Are we causality crazy?

update: I forgot to post my amended picture:

11genome-600

Steven Pinker’s latest apology for behavioral genetics is in this weekend’s NYT Magazine. There are two things to pay attention to. 1) he’s right about personal genome sequencing: regardless of whether it’s correct, or the results can be properly interpreted for people, people are going to do it, and for all kinds of reasons, good and bad, and this is in itself something that will change behavior–call it proximate causality for individual behaviors. And the comparison with astrology, sorcery and other forms of readouts about your fate should probably be taken more seriously, especially by anthropologists, rather than used as a dismissal of genetic essentialism or determinism. 2) genetics seems to have become so confused with heritability that the claims about “what genes cause” have become incoherent; scales are routinely mixed up, which is what results in the manic fantasizing about why we conserve one gene or another (“gene so-and-so is correlated with baldness, therefore baldness must have conferred an advantage on our distant ancestors by serving as an effective way to deflect light before mirrors were invented” etc). As a result, our ability to argue about the roles that distant causality play versus those that proximate causality play have been compromised. Oh, and one other thing, There is no mention at all of epigenetics… is that deliberate, I wonder, or does it represent troubling ignorance on Pinker’s part?

and btw, I will note that our category for genetics at SM is “Race, genetics” which (and I’m not blaming anyone here) is interesting.

ckelty

Christopher M. Kelty is a professor at the University of California, Los Angeles. He has a joint appointment in the Institute for Society and Genetics, the department of Information Studies and the Department of Anthropology. His research focuses on the cultural significance of information technology, especially in science and engineering. He is the author most recently of Two Bits: The Cultural Significance of Free Software (Duke University Press, 2008), as well as numerous articles on open source and free software, including its impact on education, nanotechnology, the life sciences, and issues of peer review and research process in the sciences and in the humanities.
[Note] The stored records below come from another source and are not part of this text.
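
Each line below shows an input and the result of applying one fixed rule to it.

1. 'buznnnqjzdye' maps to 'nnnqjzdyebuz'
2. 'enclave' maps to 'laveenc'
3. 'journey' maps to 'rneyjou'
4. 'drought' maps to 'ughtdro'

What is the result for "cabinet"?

Each output is the input with this applied: move the first 3 characters to the end (rotate left by 3).
On "cabinet" that produces "inetcab".

inetcab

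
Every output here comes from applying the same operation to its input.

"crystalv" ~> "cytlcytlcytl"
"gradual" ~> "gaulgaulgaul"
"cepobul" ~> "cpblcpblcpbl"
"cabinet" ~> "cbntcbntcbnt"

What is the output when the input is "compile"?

cmiecmiecmie

What's happening: keep every other character starting from the first (positions 1st, 3rd, 5th, ...), then write the whole string 3 times in a row.
Starting from "compile": after the first operation, "cmie"; after the second, "cmiecmiecmie".
(Check on "cabinet": → "cbnt" → "cbntcbntcbnt" ✓)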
6 thoughts on “Are we causality crazy?

  1. “Oh, and one other thing, There is no mention at all of epigenetics… is that deliberate, I wonder, or does it represent troubling ignorance on Pinker’s part?”

    The chapter in Pinker’s The Language Instinct which purports to discuss Whorf’s work shows such blatant disregard for basic standards of scholarship by its author that since reading it I’ve never been able to take his work seriously. That Whorf may ultimately have been wrong is irrelevant to the (lack of) value of the chapter as Pinker simply did not do the basic reading required to make any kind of informed critique.
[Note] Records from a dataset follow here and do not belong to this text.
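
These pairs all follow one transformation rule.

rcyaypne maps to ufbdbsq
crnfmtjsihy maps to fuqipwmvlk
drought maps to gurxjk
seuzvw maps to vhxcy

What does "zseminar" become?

The transformation: shift every letter 3 places forward in the alphabet (wrapping around), then delete the last character.
Working it through for "zseminar": intermediate "cvhplqdu", final "cvhplqd".

cvhplqd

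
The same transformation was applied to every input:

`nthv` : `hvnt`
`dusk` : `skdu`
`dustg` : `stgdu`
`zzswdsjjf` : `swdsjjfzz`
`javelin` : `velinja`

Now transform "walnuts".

Each output is the input with this applied: move the first 2 characters to the end (rotate left by 2).
Applying that to "walnuts" gives "lnutswa".

lnutswa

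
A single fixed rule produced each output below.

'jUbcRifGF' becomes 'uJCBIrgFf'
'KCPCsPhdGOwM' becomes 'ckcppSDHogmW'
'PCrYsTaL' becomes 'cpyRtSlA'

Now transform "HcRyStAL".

ChYrTsla

Looking at the pairs, the operation is to flip the case of every letter, then swap each adjacent pair of characters (1↔2, 3↔4, ...).
Working it through for "HcRyStAL": intermediate "hCrYsTal", final "ChYrTsla".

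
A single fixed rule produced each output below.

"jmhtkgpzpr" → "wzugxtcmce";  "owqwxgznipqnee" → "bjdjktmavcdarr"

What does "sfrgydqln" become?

In each case the input is transformed by: shift every letter 13 places forward in the alphabet (wrapping around) — i.e. ROT13.
For "sfrgydqln" the result is "fsetlqdya".

fsetlqdya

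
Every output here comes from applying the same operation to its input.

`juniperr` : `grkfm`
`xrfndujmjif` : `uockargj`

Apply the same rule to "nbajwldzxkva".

The pattern: shift every letter 3 places backward in the alphabet (wrapping around), then delete the last 3 characters.
Working it through for "nbajwldzxkva": intermediate "kyxgtiawuhsx", final "kyxgtiawu".
(Check on "xrfndujmjif": → "uockargjgfc" → "uockargj" ✓)

kyxgtiawu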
    Sorry to rant, but Pinker’s treatment of Whorf has always been a bit of a sore spot for me!

  2. I’m not sure if there’s much he could have said about Epigenetics that would have added to the piece.

    DNA sequencing is pretty cheap, but epigenetic “code”? We have nothing even close to the tools needed to record all the methylation patterns, DNA chromatin remodeling, and prion infections, and et cetera going on in the body. Not yet, at any rate.

  3. Epigenetics is a buzzword – to be frank, it’s something we don’t really know anything about (as it applies to the brain, at any rate) but a lot of people are excited by it because they see it as a potential escape from genetic determinism.

    Genetic determinism really isn’t that scary, you know.